Neofidia longipes

Scientific classification
- Kingdom: Animalia
- Phylum: Arthropoda
- Clade: Pancrustacea
- Class: Insecta
- Order: Coleoptera
- Suborder: Polyphaga
- Infraorder: Cucujiformia
- Family: Chrysomelidae
- Genus: Neofidia
- Species: N. longipes
- Binomial name: Neofidia longipes (F. E. Melsheimer, 1847)
- Synonyms: Eumolpus longipes F. E. Melsheimer, 1847; Pachnephorus viticolus Uhler, 1855;

= Neofidia longipes =

- Genus: Neofidia
- Species: longipes
- Authority: (F. E. Melsheimer, 1847)
- Synonyms: Eumolpus longipes F. E. Melsheimer, 1847, Pachnephorus viticolus Uhler, 1855

Species of beetle

Neofidia longipes is a species of leaf beetle that is found in North America.

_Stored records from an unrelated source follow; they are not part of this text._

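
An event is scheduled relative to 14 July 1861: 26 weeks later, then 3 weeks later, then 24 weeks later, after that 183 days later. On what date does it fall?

January 19, 1863

Adding 26 weeks (= 182 days) from July 14, 1861:
July has 31 days, so 31 − 14 = 17 days remain after July 14, 1861; 182 − 17 = 165 left.
August 1861 has 31 days: 165 − 31 = 134 left.
September 1861 has 30 days: 134 − 30 = 104 left.
October 1861 has 31 days: 104 − 31 = 73 left.
November 1861 has 30 days: 73 − 30 = 43 left.
December 1861 has 31 days: 43 − 31 = 12 left.
12 days into January 1862 → January 12, 1862.
Advancing 3 weeks (= 21 days) from January 12, 1862:
January has 31 days, so 31 − 12 = 19 days remain after January 12, 1862; 21 − 19 = 2 left.
2 days into February 1862 → February 2, 1862.
Counting forward 24 weeks (= 168 days) from February 2, 1862:
February has 28 days, so 28 − 2 = 26 days remain after February 2, 1862; 168 − 26 = 142 left.
March 1862 has 31 days: 142 − 31 = 111 left.
April 1862 has 30 days: 111 − 30 = 81 left.
May 1862 has 31 days: 81 − 31 = 50 left.
June 1862 has 30 days: 50 − 30 = 20 left.
20 days into July 1862 → July 20, 1862.
Advancing 183 days from July 20, 1862:
July has 31 days, so 31 − 20 = 11 days remain after July 20, 1862; 183 − 11 = 172 left.
August 1862 has 31 days: 172 − 31 = 141 left.
September 1862 has 30 days: 141 − 30 = 111 left.
October 1862 has 31 days: 111 − 31 = 80 left.
November 1862 has 30 days: 80 − 30 = 50 left.
December 1862 has 31 days: 50 − 31 = 19 left.
19 days into January 1863 → January 19, 1863.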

It occurs mostly east of the Appalachian Mountains. It is associated with plants such as Ilex opaca (Aquifoliaceae), soybeans (Fabaceae), Salix (Salicaceae), and various Vitaceae including Ampelopsis arborea, Parthenocissus quinquefolia, and various species in the genus Vitis.

Neofidia longipes is very similar to the species Neofidia rileyorum, and females of the two species cannot be distinguished without associated males. The two species are also sympatric along the Appalachian Mountains, as well as in central Ohio and in central Alabama.